I’d actually argue that it is quite surprising that they are faster BY ORDERS OF MAGNITUDE, not just 10% or 50% or even 100% … they are 70,000% faster (700x!). That is notable, and since SAS has been around for three decades, it is surprising.
And I actually have a version of the boostrap OPDY algo already running for multivariate regression, so that is not a problem for it (take a closer look and you'll see why). And I'd bet the farm that your old %bootsamp macro, if anything like those I've seen posted, is orders of magnitude slower, which of course is not a problem per se if you're using smallish datasets.
The bootstrap OPDY algo ALSO can be used for many statistics/econometrics without closed forms, depending on the specific situation. I've simply used fast convergence algorithms where needed to estimate, with precision to the tenth decimal place, the necessary parameters.
So both the OPDY and OPDN algos, in SAS, are very general, and with just a little head scratching, very generalizable.
AND they're more robust: they execute on datasets at least an order of magnitude larger than those hash tables/objects crash on, and the same goes for some Procs (e.g. Proc NPAR1WAY - see papers for details).

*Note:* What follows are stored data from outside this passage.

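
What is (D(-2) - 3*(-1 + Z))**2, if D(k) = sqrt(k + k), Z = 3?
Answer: 32 - 24*I ≈ 32.0 - 24.0*I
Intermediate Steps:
D(k) = sqrt(2)*sqrt(k) (D(k) = sqrt(2*k) = sqrt(2)*sqrt(k))
(D(-2) - 3*(-1 + Z))**2 = (sqrt(2)*sqrt(-2) - 3*(-1 + 3))**2 = (sqrt(2)*(I*sqrt(2)) - 3*2)**2 = (2*I - 6)**2 = (-6 + 2*I)**2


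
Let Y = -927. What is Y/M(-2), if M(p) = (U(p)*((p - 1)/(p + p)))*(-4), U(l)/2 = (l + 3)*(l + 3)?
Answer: 309/2 ≈ 154.50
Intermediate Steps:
U(l) = 2*(3 + l)² (U(l) = 2*((l + 3)*(l + 3)) = 2*((3 + l)*(3 + l)) = 2*(3 + l)²)
M(p) = -4*(3 + p)²*(-1 + p)/p (M(p) = ((2*(3 + p)²)*((p - 1)/(p + p)))*(-4) = ((2*(3 + p)²)*((-1 + p)/((2*p))))*(-4) = ((2*(3 + p)²)*((-1 + p)*(1/(2*p))))*(-4) = ((2*(3 + p)²)*((-1 + p)/(2*p)))*(-4) = ((3 + p)²*(-1 + p)/p)*(-4) = -4*(3 + p)²*(-1 + p)/p)
Y/M(-2) = -927*(-1/(2*(1 - 1*(-2))*(3 - 2)²)) = -927*(-1/(2*(1 + 2))) = -927/(4*(-½)*1*3) = -927/(-6) = -927*(-⅙) = 309/2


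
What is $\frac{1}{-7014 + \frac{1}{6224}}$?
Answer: $- \frac{6224}{43655135} \approx -0.00014257$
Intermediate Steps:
$\frac{1}{-7014 + \frac{1}{6224}} = \frac{1}{- \frac{43655135}{6224}} = - \frac{6224}{43655135}$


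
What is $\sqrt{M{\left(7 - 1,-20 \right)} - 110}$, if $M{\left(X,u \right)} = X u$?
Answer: $i \sqrt{230} \approx 15.166 i$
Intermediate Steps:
$\sqrt{M{\left(7 - 1,-20 \right)} - 110} = \sqrt{\left(7 - 1\right) \left(-20\right) - 110} = \sqrt{6 \left(-20\right) - 110} = \sqrt{-120 - 110} = \sqrt{-230} = i \sqrt{230}$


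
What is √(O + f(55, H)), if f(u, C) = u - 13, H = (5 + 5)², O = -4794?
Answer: 12*I*√33 ≈ 68.935*I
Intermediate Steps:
H = 100 (H = 10² = 100)
f(u, C) = -13 + u
√(O + f(55, H)) = √(-4794 + (-13 + 55)) = √(-4794 + 42) = √(-4752) = 12*I*√33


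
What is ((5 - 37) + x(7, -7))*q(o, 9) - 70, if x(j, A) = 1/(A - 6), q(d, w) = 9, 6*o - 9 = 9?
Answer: -4663/13 ≈ -358.69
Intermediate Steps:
o = 3 (o = 3/2 + (⅙)*9 = 3/2 + 3/2 = 3)
x(j, A) = 1/(-6 + A)
((5 - 37) + x(7, -7))*q(o, 9) - 70 = ((5 - 37) + 1/(-6 - 7))*9 - 70 = (-32 + 1/(-13))*9 - 70 = (-32 - 1/13)*9 - 70 = -417/13*9 - 70 = -3753/13 - 70 = -4663/13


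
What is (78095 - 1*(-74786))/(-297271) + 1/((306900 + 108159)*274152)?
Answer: -17396215088465537/33826245613592328 ≈ -0.51428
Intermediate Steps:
(78095 - 1*(-74786))/(-297271) + 1/((306900 + 108159)*274152) = (78095 + 74786)*(-1/297271) + (1/274152)/415059 = 152881*(-1/297271) + (1/415059)*(1/274152) = -152881/297271 + 1/113789254968 = -17396215088465537/33826245613592328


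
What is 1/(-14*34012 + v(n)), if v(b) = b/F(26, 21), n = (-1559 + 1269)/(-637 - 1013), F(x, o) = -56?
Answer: -9240/4399792349 ≈ -2.1001e-6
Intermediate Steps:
n = 29/165 (n = -290/(-1650) = -290*(-1/1650) = 29/165 ≈ 0.17576)
v(b) = -b/56 (v(b) = b/(-56) = b*(-1/56) = -b/56)
1/(-14*34012 + v(n)) = 1/(-14*34012 - 1/56*29/165) = 1/(-476168 - 29/9240) = 1/(-4399792349/9240) = -9240/4399792349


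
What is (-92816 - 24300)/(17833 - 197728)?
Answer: 1748/2685 ≈ 0.65102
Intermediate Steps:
(-92816 - 24300)/(17833 - 197728) = -117116/(-179895) = -117116*(-1/179895) = 1748/2685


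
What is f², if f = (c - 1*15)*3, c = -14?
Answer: 7569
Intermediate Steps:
f = -87 (f = (-14 - 1*15)*3 = (-14 - 15)*3 = -29*3 = -87)
f² = (-87)² = 7569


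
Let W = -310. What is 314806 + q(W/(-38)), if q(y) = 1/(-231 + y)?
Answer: 1332888585/4234 ≈ 3.1481e+5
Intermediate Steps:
314806 + q(W/(-38)) = 314806 + 1/(-231 - 310/(-38)) = 314806 + 1/(-231 - 310*(-1/38)) = 314806 + 1/(-231 + 155/19) = 314806 + 1/(-4234/19) = 314806 - 19/4234 = 1332888585/4234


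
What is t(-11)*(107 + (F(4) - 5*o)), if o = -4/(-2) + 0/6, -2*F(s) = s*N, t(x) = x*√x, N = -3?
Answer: -1133*I*√11 ≈ -3757.7*I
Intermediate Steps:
t(x) = x^(3/2)
F(s) = 3*s/2 (F(s) = -s*(-3)/2 = -(-3)*s/2 = 3*s/2)
o = 2 (o = -4*(-½) + 0*(⅙) = 2 + 0 = 2)
t(-11)*(107 + (F(4) - 5*o)) = (-11)^(3/2)*(107 + ((3/2)*4 - 5*2)) = (-11*I*√11)*(107 + (6 - 10)) = (-11*I*√11)*(107 - 4) = -11*I*√11*103 = -1133*I*√11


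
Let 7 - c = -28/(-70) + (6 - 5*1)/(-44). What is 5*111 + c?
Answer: 123557/220 ≈ 561.62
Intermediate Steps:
c = 1457/220 (c = 7 - (-28/(-70) + (6 - 5*1)/(-44)) = 7 - (-28*(-1/70) + (6 - 5)*(-1/44)) = 7 - (⅖ + 1*(-1/44)) = 7 - (⅖ - 1/44) = 7 - 1*83/220 = 7 - 83/220 = 1457/220 ≈ 6.6227)
5*111 + c = 5*111 + 1457/220 = 555 + 1457/220 = 123557/220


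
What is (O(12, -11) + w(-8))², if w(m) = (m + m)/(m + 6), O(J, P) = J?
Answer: 400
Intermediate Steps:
w(m) = 2*m/(6 + m) (w(m) = (2*m)/(6 + m) = 2*m/(6 + m))
(O(12, -11) + w(-8))² = (12 + 2*(-8)/(6 - 8))² = (12 + 2*(-8)/(-2))² = (12 + 2*(-8)*(-½))² = (12 + 8)² = 20² = 400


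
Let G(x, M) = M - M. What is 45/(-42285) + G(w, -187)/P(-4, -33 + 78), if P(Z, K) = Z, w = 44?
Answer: -3/2819 ≈ -0.0010642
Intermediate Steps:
G(x, M) = 0
45/(-42285) + G(w, -187)/P(-4, -33 + 78) = 45/(-42285) + 0/(-4) = 45*(-1/42285) + 0*(-¼) = -3/2819 + 0 = -3/2819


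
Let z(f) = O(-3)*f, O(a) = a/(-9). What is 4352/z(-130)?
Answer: -6528/65 ≈ -100.43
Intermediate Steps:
O(a) = -a/9 (O(a) = a*(-1/9) = -a/9)
z(f) = f/3 (z(f) = (-1/9*(-3))*f = f/3)
4352/z(-130) = 4352/(((1/3)*(-130))) = 4352/(-130/3) = 4352*(-3/130) = -6528/65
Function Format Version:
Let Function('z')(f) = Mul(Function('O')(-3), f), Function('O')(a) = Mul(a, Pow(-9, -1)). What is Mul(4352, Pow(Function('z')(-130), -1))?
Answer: Rational(-6528, 65) ≈ -100.43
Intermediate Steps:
Function('O')(a) = Mul(Rational(-1, 9), a) (Function('O')(a) = Mul(a, Rational(-1, 9)) = Mul(Rational(-1, 9), a))
Function('z')(f) = Mul(Rational(1, 3), f) (Function('z')(f) = Mul(Mul(Rational(-1, 9), -3), f) = Mul(Rational(1, 3), f))
Mul(4352, Pow(Function('z')(-130), -1)) = Mul(4352, Pow(Mul(Rational(1, 3), -130), -1)) = Mul(4352, Pow(Rational(-130, 3), -1)) = Mul(4352, Rational(-3, 130)) = Rational(-6528, 65)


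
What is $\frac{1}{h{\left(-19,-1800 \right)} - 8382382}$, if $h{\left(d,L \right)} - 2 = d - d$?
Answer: $- \frac{1}{8382380} \approx -1.193 \cdot 10^{-7}$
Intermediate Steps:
$h{\left(d,L \right)} = 2$ ($h{\left(d,L \right)} = 2 + \left(d - d\right) = 2 + 0 = 2$)
$\frac{1}{h{\left(-19,-1800 \right)} - 8382382} = \frac{1}{2 - 8382382} = \frac{1}{-8382380} = - \frac{1}{8382380}$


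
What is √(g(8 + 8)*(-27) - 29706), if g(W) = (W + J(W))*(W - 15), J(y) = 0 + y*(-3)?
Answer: I*√28842 ≈ 169.83*I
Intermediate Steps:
J(y) = -3*y (J(y) = 0 - 3*y = -3*y)
g(W) = -2*W*(-15 + W) (g(W) = (W - 3*W)*(W - 15) = (-2*W)*(-15 + W) = -2*W*(-15 + W))
√(g(8 + 8)*(-27) - 29706) = √((2*(8 + 8)*(15 - (8 + 8)))*(-27) - 29706) = √((2*16*(15 - 1*16))*(-27) - 29706) = √((2*16*(15 - 16))*(-27) - 29706) = √((2*16*(-1))*(-27) - 29706) = √(-32*(-27) - 29706) = √(864 - 29706) = √(-28842) = I*√28842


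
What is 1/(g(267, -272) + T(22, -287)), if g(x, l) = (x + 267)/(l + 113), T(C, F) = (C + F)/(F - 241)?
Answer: -27984/79939 ≈ -0.35007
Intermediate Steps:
T(C, F) = (C + F)/(-241 + F)
g(x, l) = (267 + x)/(113 + l)
1/(g(267, -272) + T(22, -287)) = 1/((267 + 267)/(113 - 272) + (22 - 287)/(-241 - 287)) = 1/(534/(-159) - 265/(-528)) = 1/(-1/159*534 - 1/528*(-265)) = 1/(-178/53 + 265/528) = 1/(-79939/27984) = -27984/79939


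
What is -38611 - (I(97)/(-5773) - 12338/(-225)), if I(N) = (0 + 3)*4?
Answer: -50224017749/1298925 ≈ -38666.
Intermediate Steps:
I(N) = 12 (I(N) = 3*4 = 12)
-38611 - (I(97)/(-5773) - 12338/(-225)) = -38611 - (12/(-5773) - 12338/(-225)) = -38611 - (12*(-1/5773) - 12338*(-1/225)) = -38611 - (-12/5773 + 12338/225) = -38611 - 1*71224574/1298925 = -38611 - 71224574/1298925 = -50224017749/1298925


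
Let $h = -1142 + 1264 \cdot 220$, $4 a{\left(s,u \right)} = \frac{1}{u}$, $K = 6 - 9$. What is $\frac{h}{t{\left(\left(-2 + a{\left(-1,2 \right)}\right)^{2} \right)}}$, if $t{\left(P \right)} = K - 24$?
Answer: $- \frac{276938}{27} \approx -10257.0$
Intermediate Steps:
$K = -3$ ($K = 6 - 9 = -3$)
$a{\left(s,u \right)} = \frac{1}{4 u}$
$h = 276938$ ($h = -1142 + 278080 = 276938$)
$t{\left(P \right)} = -27$ ($t{\left(P \right)} = -3 - 24 = -27$)
$\frac{h}{t{\left(\left(-2 + a{\left(-1,2 \right)}\right)^{2} \right)}} = \frac{276938}{-27} = 276938 \left(- \frac{1}{27}\right) = - \frac{276938}{27}$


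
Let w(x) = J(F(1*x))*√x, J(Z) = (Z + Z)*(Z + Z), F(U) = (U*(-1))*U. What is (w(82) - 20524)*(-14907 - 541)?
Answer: 317054752 - 2793750779392*√82 ≈ -2.5298e+13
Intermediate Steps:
F(U) = -U² (F(U) = (-U)*U = -U²)
J(Z) = 4*Z² (J(Z) = (2*Z)*(2*Z) = 4*Z²)
w(x) = 4*x^(9/2) (w(x) = (4*(-(1*x)²)²)*√x = (4*(-x²)²)*√x = (4*x⁴)*√x = 4*x^(9/2))
(w(82) - 20524)*(-14907 - 541) = (4*82^(9/2) - 20524)*(-14907 - 541) = (4*(45212176*√82) - 20524)*(-15448) = (180848704*√82 - 20524)*(-15448) = (-20524 + 180848704*√82)*(-15448) = 317054752 - 2793750779392*√82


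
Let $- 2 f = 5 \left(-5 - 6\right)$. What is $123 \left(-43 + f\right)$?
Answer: $- \frac{3813}{2} \approx -1906.5$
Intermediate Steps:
$f = \frac{55}{2}$ ($f = - \frac{5 \left(-5 - 6\right)}{2} = - \frac{5 \left(-11\right)}{2} = \left(- \frac{1}{2}\right) \left(-55\right) = \frac{55}{2} \approx 27.5$)
$123 \left(-43 + f\right) = 123 \left(-43 + \frac{55}{2}\right) = 123 \left(- \frac{31}{2}\right) = - \frac{3813}{2}$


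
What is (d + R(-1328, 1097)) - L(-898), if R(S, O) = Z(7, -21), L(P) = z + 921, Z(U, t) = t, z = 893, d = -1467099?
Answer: -1468934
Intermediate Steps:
L(P) = 1814 (L(P) = 893 + 921 = 1814)
R(S, O) = -21
(d + R(-1328, 1097)) - L(-898) = (-1467099 - 21) - 1*1814 = -1467120 - 1814 = -1468934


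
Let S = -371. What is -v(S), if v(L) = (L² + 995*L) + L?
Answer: 231875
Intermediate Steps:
v(L) = L² + 996*L
-v(S) = -(-371)*(996 - 371) = -(-371)*625 = -1*(-231875) = 231875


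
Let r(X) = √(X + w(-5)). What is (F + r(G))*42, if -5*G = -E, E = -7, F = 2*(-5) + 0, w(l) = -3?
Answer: -420 + 42*I*√110/5 ≈ -420.0 + 88.1*I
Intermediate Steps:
F = -10 (F = -10 + 0 = -10)
G = -7/5 (G = -(-1)*(-7)/5 = -⅕*7 = -7/5 ≈ -1.4000)
r(X) = √(-3 + X) (r(X) = √(X - 3) = √(-3 + X))
(F + r(G))*42 = (-10 + √(-3 - 7/5))*42 = (-10 + √(-22/5))*42 = (-10 + I*√110/5)*42 = -420 + 42*I*√110/5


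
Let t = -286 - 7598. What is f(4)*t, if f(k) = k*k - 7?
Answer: -70956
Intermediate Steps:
t = -7884
f(k) = -7 + k² (f(k) = k² - 7 = -7 + k²)
f(4)*t = (-7 + 4²)*(-7884) = (-7 + 16)*(-7884) = 9*(-7884) = -70956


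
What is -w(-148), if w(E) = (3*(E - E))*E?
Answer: 0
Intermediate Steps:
w(E) = 0 (w(E) = (3*0)*E = 0*E = 0)
-w(-148) = -1*0 = 0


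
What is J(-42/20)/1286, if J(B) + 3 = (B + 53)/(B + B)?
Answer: -635/54012 ≈ -0.011757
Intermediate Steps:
J(B) = -3 + (53 + B)/(2*B) (J(B) = -3 + (B + 53)/(B + B) = -3 + (53 + B)/((2*B)) = -3 + (53 + B)*(1/(2*B)) = -3 + (53 + B)/(2*B))
J(-42/20)/1286 = ((53 - (-210)/20)/(2*((-42/20))))/1286 = ((53 - (-210)/20)/(2*((-42*1/20))))*(1/1286) = ((53 - 5*(-21/10))/(2*(-21/10)))*(1/1286) = ((1/2)*(-10/21)*(53 + 21/2))*(1/1286) = ((1/2)*(-10/21)*(127/2))*(1/1286) = -635/42*1/1286 = -635/54012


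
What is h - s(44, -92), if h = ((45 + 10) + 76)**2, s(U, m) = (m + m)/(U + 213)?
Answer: 4410561/257 ≈ 17162.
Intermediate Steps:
s(U, m) = 2*m/(213 + U) (s(U, m) = (2*m)/(213 + U) = 2*m/(213 + U))
h = 17161 (h = (55 + 76)**2 = 131**2 = 17161)
h - s(44, -92) = 17161 - 2*(-92)/(213 + 44) = 17161 - 2*(-92)/257 = 17161 - 1*(-184/257) = 17161 + 184/257 = 4410561/257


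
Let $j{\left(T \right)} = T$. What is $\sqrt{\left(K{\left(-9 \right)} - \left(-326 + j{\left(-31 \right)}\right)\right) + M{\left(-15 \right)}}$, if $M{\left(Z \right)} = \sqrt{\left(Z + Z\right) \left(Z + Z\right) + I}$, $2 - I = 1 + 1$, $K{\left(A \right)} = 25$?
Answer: $2 \sqrt{103} \approx 20.298$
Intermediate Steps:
$I = 0$ ($I = 2 - \left(1 + 1\right) = 2 - 2 = 0$)
$M{\left(Z \right)} = 2 \sqrt{Z^{2}}$ ($M{\left(Z \right)} = \sqrt{\left(Z + Z\right) \left(Z + Z\right) + 0} = \sqrt{2 Z 2 Z + 0} = \sqrt{4 Z^{2} + 0} = \sqrt{4 Z^{2}} = 2 \sqrt{Z^{2}}$)
$\sqrt{\left(K{\left(-9 \right)} - \left(-326 + j{\left(-31 \right)}\right)\right) + M{\left(-15 \right)}} = \sqrt{\left(25 + \left(326 - -31\right)\right) + 2 \sqrt{\left(-15\right)^{2}}} = \sqrt{\left(25 + \left(326 + 31\right)\right) + 2 \sqrt{225}} = \sqrt{\left(25 + 357\right) + 2 \cdot 15} = \sqrt{382 + 30} = \sqrt{412} = 2 \sqrt{103}$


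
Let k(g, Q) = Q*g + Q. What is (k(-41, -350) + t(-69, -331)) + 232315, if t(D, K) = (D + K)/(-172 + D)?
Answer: 59362315/241 ≈ 2.4632e+5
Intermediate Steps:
t(D, K) = (D + K)/(-172 + D)
k(g, Q) = Q + Q*g
(k(-41, -350) + t(-69, -331)) + 232315 = (-350*(1 - 41) + (-69 - 331)/(-172 - 69)) + 232315 = (-350*(-40) - 400/(-241)) + 232315 = (14000 - 1/241*(-400)) + 232315 = (14000 + 400/241) + 232315 = 3374400/241 + 232315 = 59362315/241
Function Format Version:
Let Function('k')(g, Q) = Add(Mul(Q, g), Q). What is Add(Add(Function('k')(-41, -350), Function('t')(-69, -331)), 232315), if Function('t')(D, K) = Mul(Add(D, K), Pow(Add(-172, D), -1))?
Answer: Rational(59362315, 241) ≈ 2.4632e+5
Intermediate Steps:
Function('t')(D, K) = Mul(Pow(Add(-172, D), -1), Add(D, K))
Function('k')(g, Q) = Add(Q, Mul(Q, g))
Add(Add(Function('k')(-41, -350), Function('t')(-69, -331)), 232315) = Add(Add(Mul(-350, Add(1, -41)), Mul(Pow(Add(-172, -69), -1), Add(-69, -331))), 232315) = Add(Add(Mul(-350, -40), Mul(Pow(-241, -1), -400)), 232315) = Add(Add(14000, Mul(Rational(-1, 241), -400)), 232315) = Add(Add(14000, Rational(400, 241)), 232315) = Add(Rational(3374400, 241), 232315) = Rational(59362315, 241)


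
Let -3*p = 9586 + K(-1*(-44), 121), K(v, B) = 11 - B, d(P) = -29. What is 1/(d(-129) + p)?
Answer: -3/9563 ≈ -0.00031371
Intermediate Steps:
p = -9476/3 (p = -(9586 + (11 - 1*121))/3 = -(9586 + (11 - 121))/3 = -(9586 - 110)/3 = -⅓*9476 = -9476/3 ≈ -3158.7)
1/(d(-129) + p) = 1/(-29 - 9476/3) = 1/(-9563/3) = -3/9563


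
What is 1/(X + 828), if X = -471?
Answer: 1/357 ≈ 0.0028011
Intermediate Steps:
1/(X + 828) = 1/(-471 + 828) = 1/357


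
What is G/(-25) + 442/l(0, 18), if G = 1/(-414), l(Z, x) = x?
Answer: 28239/1150 ≈ 24.556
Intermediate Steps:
G = -1/414 ≈ -0.0024155
G/(-25) + 442/l(0, 18) = -1/414/(-25) + 442/18 = -1/414*(-1/25) + 442*(1/18) = 1/10350 + 221/9 = 28239/1150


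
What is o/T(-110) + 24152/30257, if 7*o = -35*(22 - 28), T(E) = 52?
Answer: 1081807/786682 ≈ 1.3752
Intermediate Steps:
o = 30 (o = (-35*(22 - 28))/7 = (-35*(-6))/7 = (⅐)*210 = 30)
o/T(-110) + 24152/30257 = 30/52 + 24152/30257 = 30*(1/52) + 24152*(1/30257) = 15/26 + 24152/30257 = 1081807/786682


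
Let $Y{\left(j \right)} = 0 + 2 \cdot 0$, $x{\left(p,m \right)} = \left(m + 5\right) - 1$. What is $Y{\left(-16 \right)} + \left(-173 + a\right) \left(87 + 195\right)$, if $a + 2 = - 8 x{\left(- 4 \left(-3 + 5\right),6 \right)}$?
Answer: $-71910$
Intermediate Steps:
$x{\left(p,m \right)} = 4 + m$ ($x{\left(p,m \right)} = \left(5 + m\right) - 1 = 4 + m$)
$Y{\left(j \right)} = 0$ ($Y{\left(j \right)} = 0 + 0 = 0$)
$a = -82$ ($a = -2 - 8 \left(4 + 6\right) = -2 - 80 = -82$)
$Y{\left(-16 \right)} + \left(-173 + a\right) \left(87 + 195\right) = 0 + \left(-173 - 82\right) \left(87 + 195\right) = 0 - 71910 = -71910$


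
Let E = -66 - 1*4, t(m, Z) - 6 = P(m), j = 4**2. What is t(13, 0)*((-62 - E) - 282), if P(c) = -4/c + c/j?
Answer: -185361/104 ≈ -1782.3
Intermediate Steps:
j = 16
P(c) = -4/c + c/16
t(m, Z) = 6 - 4/m + m/16 (t(m, Z) = 6 + (-4/m + m/16) = 6 - 4/m + m/16)
E = -70 (E = -66 - 4 = -70)
t(13, 0)*((-62 - E) - 282) = (6 - 4/13 + (1/16)*13)*((-62 - 1*(-70)) - 282) = (6 - 4*1/13 + 13/16)*((-62 + 70) - 282) = (6 - 4/13 + 13/16)*(8 - 282) = (1353/208)*(-274) = -185361/104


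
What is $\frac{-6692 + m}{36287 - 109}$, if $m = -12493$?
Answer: $- \frac{19185}{36178} \approx -0.53029$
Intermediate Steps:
$\frac{-6692 + m}{36287 - 109} = \frac{-6692 - 12493}{36287 - 109} = - \frac{19185}{36287 - 109} = - \frac{19185}{36178}$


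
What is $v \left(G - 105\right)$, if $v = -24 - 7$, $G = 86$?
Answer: $589$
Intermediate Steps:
$v = -31$
$v \left(G - 105\right) = - 31 \left(86 - 105\right) = \left(-31\right) \left(-19\right) = 589$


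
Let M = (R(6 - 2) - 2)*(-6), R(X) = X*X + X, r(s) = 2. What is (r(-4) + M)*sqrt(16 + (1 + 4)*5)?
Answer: -106*sqrt(41) ≈ -678.73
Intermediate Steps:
R(X) = X + X**2 (R(X) = X**2 + X = X + X**2)
M = -108 (M = ((6 - 2)*(1 + (6 - 2)) - 2)*(-6) = (4*(1 + 4) - 2)*(-6) = (4*5 - 2)*(-6) = (20 - 2)*(-6) = 18*(-6) = -108)
(r(-4) + M)*sqrt(16 + (1 + 4)*5) = (2 - 108)*sqrt(16 + (1 + 4)*5) = -106*sqrt(16 + 5*5) = -106*sqrt(16 + 25) = -106*sqrt(41)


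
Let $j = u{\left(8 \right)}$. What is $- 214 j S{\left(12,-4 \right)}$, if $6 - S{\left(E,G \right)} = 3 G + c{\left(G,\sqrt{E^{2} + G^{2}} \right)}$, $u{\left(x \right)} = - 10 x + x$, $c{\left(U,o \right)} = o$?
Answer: $277344 - 61632 \sqrt{10} \approx 82447.0$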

So OPDN and OPDY are a) easily adaptable to many multivariate statistics/econometrics; b) easily adaptable to some statistics/econometrics without closed forms; c) orders of magnitude faster than any other implementation in SAS; d) dramatically more scalable than any other implementation in SAS because they have linear time complexity (which is not true of the relevant SAS Procs); AND e) more robust in terms of dataset size by more than an order of magnitude.